12.       Successors and Assigns. This Agreement shall be binding upon and inure
          to the benefit of the Borrower, the Administrative Agent and each of
          the Guarantors and Lenders, and their respective successors, legal
          representatives, and assignees to the extent such assignees are
          permitted assignees as provided in Section 10.06 of the Credit
          Agreement.


                            [Signature pages follow.]




                 Amendment No. 3 to Credit Agreement and Waiver
                               Infocrossing, Inc.
                                 Signature Pages


         IN WITNESS WHEREOF, the parties hereto have caused this instrument to
be made, executed and delivered by their duly authorized officers as of the day
and year first above written.

                                 BORROWER:

                                 INFOCROSSING, INC.


                                 By: /s/ William J. McHale
                                     Name: William J. McHale
                                     Title:     CFO

                                 GUARANTORS:


                                     INFOCROSSING EAS, INC. f/k/a ETG, Inc.
                                     INFOCROSSING SERVICES, INC.
                                     INFOCROSSING, LLC f/k/a (i)STRUCTURE, LLC
                                     INFOCROSSING WEST, INC.
                                     INFOCROSSING HEALTHCARE SERVICES, INC.
                                     INFOCROSSING SERVICES SOUTHEAST, INC.
                                     INFOCROSSING SERVICES WEST, INC.

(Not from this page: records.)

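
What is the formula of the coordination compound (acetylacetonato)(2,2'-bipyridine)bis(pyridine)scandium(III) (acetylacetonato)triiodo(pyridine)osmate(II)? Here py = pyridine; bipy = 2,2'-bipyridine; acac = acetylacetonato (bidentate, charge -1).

[Sc(acac)(bipy)(py)2][Os(acac)I3(py)]

Cation [Sc…]: ligand charges -1, Sc(III) ⇒ ion charge 2+.
Anion [Os…]: ligand charges -4, Os(II) ⇒ ion charge 2−.
One 2+ cation balances one 2− anion.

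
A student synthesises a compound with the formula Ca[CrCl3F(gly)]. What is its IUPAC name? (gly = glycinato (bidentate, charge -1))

calcium trichlorofluoro(glycinato)chromate(III)

The 1 calcium counter-ion carries a total charge of +2, so each complex ion is 2−.
Ligand charges: 1×fluoro (-1 each), 3×chloro (-1 each), 1×glycinato (-1 each); total -5. So Cr + (-5) = 2−, giving Cr = +3.
The complex ion is anionic, so chromium takes the -ate form chromate(III).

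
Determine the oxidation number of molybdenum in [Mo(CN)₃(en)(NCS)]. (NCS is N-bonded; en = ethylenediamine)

+4

No counter-ion: the bracketed complex is neutral.
Ligand charges: 3×CN = -3; 1×NCS = -1; 1×en neutral; sum -4.
Mo + (-4) = 0 ⇒ Mo is +4.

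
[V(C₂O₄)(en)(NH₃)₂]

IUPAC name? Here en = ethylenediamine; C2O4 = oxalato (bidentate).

There is no counter-ion, so the complex is neutral overall.
Ligand charges: 2×ammine (neutral), 1×ethylenediamine (neutral), 1×oxalato (-2 each); total -2. So V + (-2) = 0, giving V = +2.
Ligands are named alphabetically: ammine before ethylenediamine before oxalato.

diammine(ethylenediamine)oxalatovanadium(II)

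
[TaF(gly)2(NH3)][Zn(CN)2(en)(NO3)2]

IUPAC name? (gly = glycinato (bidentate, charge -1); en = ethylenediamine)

amminefluorobis(glycinato)tantalum(V) dicyano(ethylenediamine)dinitratozincate(II)

Zinc is always +2 in its complexes; the anion's ligand charges sum to -4, so the complex anion is 2−.
A 1:1 salt means the cation carries the equal and opposite charge, 2+.
Cation: ligand charges sum to -3; for the ion to be 2+, Ta = +5.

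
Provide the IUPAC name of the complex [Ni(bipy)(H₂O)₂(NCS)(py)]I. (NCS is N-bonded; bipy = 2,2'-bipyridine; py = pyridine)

diaqua(2,2'-bipyridine)isothiocyanato(pyridine)nickel(II) iodide

The 1 iodide counter-ion carries a total charge of -1, so each complex ion is 1+.
Ligand charges: 1×isothiocyanato (-1 each), 1×2,2'-bipyridine (neutral), 1×pyridine (neutral), 2×aqua (neutral); total -1. So Ni + (-1) = 1+, giving Ni = +2.
Ligands are named alphabetically: aqua before bipyridine before isothiocyanato before pyridine.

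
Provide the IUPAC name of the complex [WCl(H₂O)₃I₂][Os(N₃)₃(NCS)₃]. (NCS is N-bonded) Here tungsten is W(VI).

triaquachlorodiiodotungsten(VI) triazidotriisothiocyanatoosmate(III)

Both ions are complex: the cation is named first with the plain metal name, the anion second with the -ate form; each ion's ligands are alphabetised independently.
W is given as +6; the cation's ligand charges sum to -3, so the complex cation is 3+.
A 1:1 salt means the anion carries the equal and opposite charge, 3−.
Anion: ligand charges sum to -6; for the ion to be 3−, Os = +3.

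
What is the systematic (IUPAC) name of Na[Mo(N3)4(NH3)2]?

The 1 sodium counter-ion carries a total charge of +1, so each complex ion is 1−.
Ligand charges: 4×azido (-1 each), 2×ammine (neutral); total -4. So Mo + (-4) = 1−, giving Mo = +3.
Ligands are named alphabetically: ammine before azido.
The complex ion is anionic, so molybdenum takes the -ate form molybdate(III).

sodium diamminetetraazidomolybdate(III)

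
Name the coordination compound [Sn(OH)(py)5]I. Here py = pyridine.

hydroxopentakis(pyridine)tin(II) iodide

The 1 iodide counter-ion carries a total charge of -1, so each complex ion is 1+.
Ligand charges: 1×hydroxo (-1 each), 5×pyridine (neutral); total -1. So Sn + (-1) = 1+, giving Sn = +2.
Ligands are named alphabetically: hydroxo before pyridine.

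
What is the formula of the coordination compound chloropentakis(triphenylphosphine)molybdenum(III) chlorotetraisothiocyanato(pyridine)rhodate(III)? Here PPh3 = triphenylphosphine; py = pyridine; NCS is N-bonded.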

                                     By: /s/ William J. McHale
                                         Name: William J. McHale
                                         Title:     CFO










                                 ADMINISTRATIVE AGENT:

                                 BANK OF AMERICA, N.A., as Administrative Agent



                                 By: /s/ Tamisha Eason
                                    Name: Tamisha Eason
                                    Title: Vice President









                                 LENDERS:

                                 BANK OF AMERICA, N.A.



                                 By: /s/ David Vega
                                     Name: David Vega
                                     Title: Managing Director






                                 GENERAL ELECTRIC CAPITAL CORPORATION



                                 By: /s/ Rebecca A. Ford
                                     Name: Rebecca A. Ford
                                     Title: Duly Authorized Signatory






                                 SOVEREIGN BANK


                                 By:
                                                       -------------------------
                                      Name:
                                                       -------------------------
                                      Title:
                                                       -------------------------






                                 CIFC FUNDING 2006-I, LTD.